The reduction of the cell viability of the cells treated with co-delivery system (72.3%) is much higher than the reduction in cells treated with only siRNA (38.7%) or cisplatin (44.9%).

When it comes to the proteins that regulate the apoptosis, the Bcl-2 family of proteins (including both the pro-apoptotic Bax and anti-apoptotic Bcl-2, and Bcl-xL) plays a very important role. The pro-apoptotic proteins serve as a mitochondrial gateway to induce the release of cytochrome c for triggering the programmed cell death. But the over- expressed anti-apoptotic proteins oppositely suppress the apoptosis (Kroemer, 1997).

Besides, there are also evidences suggesting that the over-expressed anti-apoptotic

proteins can cause the resistance to several drugs, such as the DOX, paclitaxel, etoposide, camptothecin, mitoxantrone, and cisplatin (Youle and Strasser, 2008). That is why the knockdown of the anti-apoptotic proteins can effectively enhance the efficacy of the anti-cancer drug. On the basis of this synergistic effect, Zheng et al. have reported the co-delivery of siRNA-Bcl-2 and docetaxel (DTX) by a polymer micelles contracted by the poly (ethylene glycol)-b- poly(^L-lysine)-b-poly(^L-leucine) tri-block copolymers into the NCI- ADR-RES cell (which is a kind of MCF-7 human breast cancer cells with over-expressed Bcl-2 protein) (Zheng et al., 2013). The hydrophobic core is used to load DTX through a hydrophobic interaction. The siRNA-Bcl-2 is absorbed into the polymer micelles through the electrostatic interactions. The higher siRNA-Bcl-2 concentration successfully causes more Bcl-2 mRNA knockdown, which subsequently reduces the cell proliferation due to the demonstrated synergistic effect of the co-delivery of siRNA-Bcl-2 and the DTX.

In addition to the Bcl-2, the survivin is another highly expressed anti-apoptotic proteins in human cancer cells. It facilitates cancer development by inhibiting the caspase activation, such as the reported mitotic regulatory activity that leads to the enhanced cell proliferation. Wang et al. researched the co-delivery of the DOX, paclitaxel, and survivin targeted siRNA with a nano-emulsion carrier. The carrier is made from an amphiphilic block copolymer of methoxy poly(ethylene glycol)–poly(lactide-co-glycolide) (mPEG–PLGA) and e-polylysine (EPL) (Wang et al., 2013). The DOX is thus encapsulated in the hydrophilic core and the paclitaxel is packaged in the hydrophobic layer. At the outer surface of the carrier, the survivin siRNA is adsorbed through the electrostatic interactions. As a result, the powerful synergistic anti-cancer effects of the co-delivery of DOX, paclitaxel, and survivin-siRNA is obtained in a B16-F10 melanoma bearing mice.
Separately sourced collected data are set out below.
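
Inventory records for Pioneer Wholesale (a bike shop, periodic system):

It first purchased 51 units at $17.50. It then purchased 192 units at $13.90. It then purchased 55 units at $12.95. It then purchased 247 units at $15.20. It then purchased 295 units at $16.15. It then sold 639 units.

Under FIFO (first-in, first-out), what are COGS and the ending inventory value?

COGS = $9,546.05; ending inventory = $3,246.15

Sale 1 (639) [FIFO — oldest first]: 51 @ $17.50 + 192 @ $13.90 + 55 @ $12.95 + 247 @ $15.20 + 94 @ $16.15 = $9,546.05
Ending inventory: 201 @ $16.15 = $3,246.15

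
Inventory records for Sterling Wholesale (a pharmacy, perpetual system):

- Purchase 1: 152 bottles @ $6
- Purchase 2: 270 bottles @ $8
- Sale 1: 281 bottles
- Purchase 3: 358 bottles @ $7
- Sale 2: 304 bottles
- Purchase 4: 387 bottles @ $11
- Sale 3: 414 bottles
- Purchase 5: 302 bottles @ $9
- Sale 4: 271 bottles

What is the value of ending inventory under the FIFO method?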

Some kinds of transcription factor also play the important role in cancer development.

For example, the nuclear factor-kb (NF-κB) is a one that regulates the expression of a variety of genes to inhibit the apoptosis in cancer cells. Moreover, the expression of the NF-κb is also relevant to the MDR in cancer cells. Hence, it is rational to suppress this transcription factor for better cancer inhibition efficacy. Zhao et al. have reported the co-delivery of DOX and NF-κb p65 siRNA with a spermine-grafted poly-g-benzyl-^L -glutamate (PGS) polyelectrolyte brushes in vitro (Zhao et al., 2013b). The NF-κb p65 siRNA enhanced the bioavailability of the DOX in the cancer cells because of the NF-κB p65 suppression. The total apoptosis of co-delivery nano-medicine treated cell is 170% of that treated with the same dose of DOX alone.